Jackpot! After a bit of work, I came across this issue on the kernel mailing list. Take a quick second to read the opening two paragraphs of that issue. What is happening is that when you have apps that aren’t completely CPU-bound, when you have CPU limits applied, the kernel is effectively penalizing you for CPU time you did not use, as if you were a busy application. In highly threaded environments, this leads to thread starvation for certain workloads. The key here is that the issue says this only affects non-CPU-bound workloads. We found that in practice, it’s really affecting all of our workloads. Contrary to my expectations that it would affect Go and BEAM schedulers the worst, in fact, one of the most affected workloads was a Python webapp.

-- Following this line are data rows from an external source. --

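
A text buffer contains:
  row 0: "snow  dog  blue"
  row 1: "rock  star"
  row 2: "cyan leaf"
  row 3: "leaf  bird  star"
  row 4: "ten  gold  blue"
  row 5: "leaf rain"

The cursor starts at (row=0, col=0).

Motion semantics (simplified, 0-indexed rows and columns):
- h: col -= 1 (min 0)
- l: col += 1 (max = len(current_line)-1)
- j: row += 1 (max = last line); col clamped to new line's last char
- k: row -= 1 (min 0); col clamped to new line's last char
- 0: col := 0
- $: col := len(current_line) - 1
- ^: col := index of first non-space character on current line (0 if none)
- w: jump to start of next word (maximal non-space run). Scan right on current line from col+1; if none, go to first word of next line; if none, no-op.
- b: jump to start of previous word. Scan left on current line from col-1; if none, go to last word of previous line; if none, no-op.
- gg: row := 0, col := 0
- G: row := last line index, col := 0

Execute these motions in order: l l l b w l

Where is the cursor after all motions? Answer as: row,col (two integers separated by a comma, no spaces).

Answer: 0,7

Derivation:
After 1 (l): row=0 col=1 char='n'
After 2 (l): row=0 col=2 char='o'
After 3 (l): row=0 col=3 char='w'
After 4 (b): row=0 col=0 char='s'
After 5 (w): row=0 col=6 char='d'
After 6 (l): row=0 col=7 char='o'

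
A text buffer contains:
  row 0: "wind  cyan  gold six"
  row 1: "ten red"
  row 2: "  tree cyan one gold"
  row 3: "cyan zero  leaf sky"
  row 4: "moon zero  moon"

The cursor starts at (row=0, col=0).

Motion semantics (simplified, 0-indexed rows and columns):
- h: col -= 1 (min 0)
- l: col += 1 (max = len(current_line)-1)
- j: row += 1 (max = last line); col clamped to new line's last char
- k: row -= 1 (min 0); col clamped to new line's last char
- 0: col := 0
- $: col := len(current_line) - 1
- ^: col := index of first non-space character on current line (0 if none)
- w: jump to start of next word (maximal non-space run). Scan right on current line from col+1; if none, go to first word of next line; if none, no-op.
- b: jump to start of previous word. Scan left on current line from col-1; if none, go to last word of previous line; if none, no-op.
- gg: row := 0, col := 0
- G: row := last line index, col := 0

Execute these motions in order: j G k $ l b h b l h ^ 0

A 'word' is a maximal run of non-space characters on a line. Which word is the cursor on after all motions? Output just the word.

Answer: cyan

Derivation:
After 1 (j): row=1 col=0 char='t'
After 2 (G): row=4 col=0 char='m'
After 3 (k): row=3 col=0 char='c'
After 4 ($): row=3 col=18 char='y'
After 5 (l): row=3 col=18 char='y'
After 6 (b): row=3 col=16 char='s'
After 7 (h): row=3 col=15 char='_'
After 8 (b): row=3 col=11 char='l'
After 9 (l): row=3 col=12 char='e'
After 10 (h): row=3 col=11 char='l'
After 11 (^): row=3 col=0 char='c'
After 12 (0): row=3 col=0 char='c'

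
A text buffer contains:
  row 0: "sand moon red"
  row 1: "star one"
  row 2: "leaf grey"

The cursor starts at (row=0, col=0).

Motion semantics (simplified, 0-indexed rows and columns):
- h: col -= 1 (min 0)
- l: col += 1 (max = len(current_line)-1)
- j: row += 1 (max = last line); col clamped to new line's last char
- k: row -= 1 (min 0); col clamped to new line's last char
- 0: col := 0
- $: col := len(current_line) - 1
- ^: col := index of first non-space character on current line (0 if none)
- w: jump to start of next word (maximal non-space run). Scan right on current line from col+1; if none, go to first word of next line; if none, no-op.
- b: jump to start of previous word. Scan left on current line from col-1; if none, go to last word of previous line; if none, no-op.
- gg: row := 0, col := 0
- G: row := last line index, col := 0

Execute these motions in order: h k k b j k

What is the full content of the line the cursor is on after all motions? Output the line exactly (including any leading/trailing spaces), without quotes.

After 1 (h): row=0 col=0 char='s'
After 2 (k): row=0 col=0 char='s'
After 3 (k): row=0 col=0 char='s'
After 4 (b): row=0 col=0 char='s'
After 5 (j): row=1 col=0 char='s'
After 6 (k): row=0 col=0 char='s'

Answer: sand moon red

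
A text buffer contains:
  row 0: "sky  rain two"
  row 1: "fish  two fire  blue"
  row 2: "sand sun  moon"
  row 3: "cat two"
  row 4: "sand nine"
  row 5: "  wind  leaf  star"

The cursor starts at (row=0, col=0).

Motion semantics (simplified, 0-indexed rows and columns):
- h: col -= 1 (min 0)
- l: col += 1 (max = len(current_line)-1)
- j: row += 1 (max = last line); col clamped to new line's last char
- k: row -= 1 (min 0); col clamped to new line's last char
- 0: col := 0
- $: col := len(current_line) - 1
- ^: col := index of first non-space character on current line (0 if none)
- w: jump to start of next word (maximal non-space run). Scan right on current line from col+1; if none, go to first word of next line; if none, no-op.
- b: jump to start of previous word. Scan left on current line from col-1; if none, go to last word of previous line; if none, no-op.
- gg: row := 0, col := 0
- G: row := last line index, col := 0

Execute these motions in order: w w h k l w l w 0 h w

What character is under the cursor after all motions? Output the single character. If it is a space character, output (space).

Answer: t

Derivation:
After 1 (w): row=0 col=5 char='r'
After 2 (w): row=0 col=10 char='t'
After 3 (h): row=0 col=9 char='_'
After 4 (k): row=0 col=9 char='_'
After 5 (l): row=0 col=10 char='t'
After 6 (w): row=1 col=0 char='f'
After 7 (l): row=1 col=1 char='i'
After 8 (w): row=1 col=6 char='t'
After 9 (0): row=1 col=0 char='f'
After 10 (h): row=1 col=0 char='f'
After 11 (w): row=1 col=6 char='t'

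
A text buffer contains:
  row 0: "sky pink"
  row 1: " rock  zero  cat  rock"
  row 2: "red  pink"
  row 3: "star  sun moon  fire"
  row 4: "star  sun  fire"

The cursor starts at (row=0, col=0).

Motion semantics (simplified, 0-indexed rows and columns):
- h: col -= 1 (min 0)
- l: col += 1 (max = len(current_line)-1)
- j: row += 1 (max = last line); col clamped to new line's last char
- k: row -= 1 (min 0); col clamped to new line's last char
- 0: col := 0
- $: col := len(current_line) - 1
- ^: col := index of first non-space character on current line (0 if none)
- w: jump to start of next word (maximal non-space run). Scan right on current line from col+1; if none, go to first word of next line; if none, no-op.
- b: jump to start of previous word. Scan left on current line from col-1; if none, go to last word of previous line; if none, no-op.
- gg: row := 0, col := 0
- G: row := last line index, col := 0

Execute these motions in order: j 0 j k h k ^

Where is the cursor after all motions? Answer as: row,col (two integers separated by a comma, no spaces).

Answer: 0,0

Derivation:
After 1 (j): row=1 col=0 char='_'
After 2 (0): row=1 col=0 char='_'
After 3 (j): row=2 col=0 char='r'
After 4 (k): row=1 col=0 char='_'
After 5 (h): row=1 col=0 char='_'
After 6 (k): row=0 col=0 char='s'
After 7 (^): row=0 col=0 char='s'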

The other detail that might not be clear from first read of that Kernel issue is that the behavior that is killing our performance is how the kernel was supposed to work originally. But in 2014, a patch was applied that effectively disabled the slice expiration. It has been broken (according to the design) for 4.5 years. Everything was good until that “bug” was fixed and the original, intended behavior was unblocked. The recent work to fix this issue involves actually returning to the previous status quo by removing the expiration “feature” entirely.
If you run on K8s or Mesos, or another platform that uses the Linux CFS CPU limits, you are almost certainly getting affected by this issue as well. At least for all the blends of Linux I looked at, and unless your kernel is more than about a year old.
Fixing It
So, what to do about it? We run Ubuntu 16.04 LTS and looking at the available
kernels on the LTS stream, there was nothing that included the fix. This was a
month ago. To get a kernel that had the right patches, Dan
Selans and I had to enable the proposed
package
stream for Ubuntu and upgrade to the latest proposed kernel. This is not a
small jump and you should consider carefully if this will be the right thing to
do on your platform. In our case we found over the last month that this has
been a very reliable update. And most importantly, it fixed the performance
issue! Things may have changed in the intervening period and this patch may
be back-ported to the LTS stream. I did not look into patching for other
distributions.
What we’ve seen is a pretty dramatic improvement in a number of applications. I think that the description the kernel issue under sells the effect. At least on the various workloads in our system. Here are some more charts, this time from New Relic:
Patching the system, one application’s view:
Same application, before and after:
The most dramatically affected:
Wrap Up
Is this affecting your apps? Maybe. Is it worth fixing? Maybe. For us both of
those are definitely true. You should at least look into it. We’ve seen very
noticeable improvements in latency, but also in throughput for the same amount
of CPU for certain applications. It has stabilized throughput and latency in a
few parts of the system that were a lot less predictable before. Applying the
proposed
stream to our production boxes and getting all of our environments
patched was a big step, but it has paid off. We at
Community all hope this article helps someone else!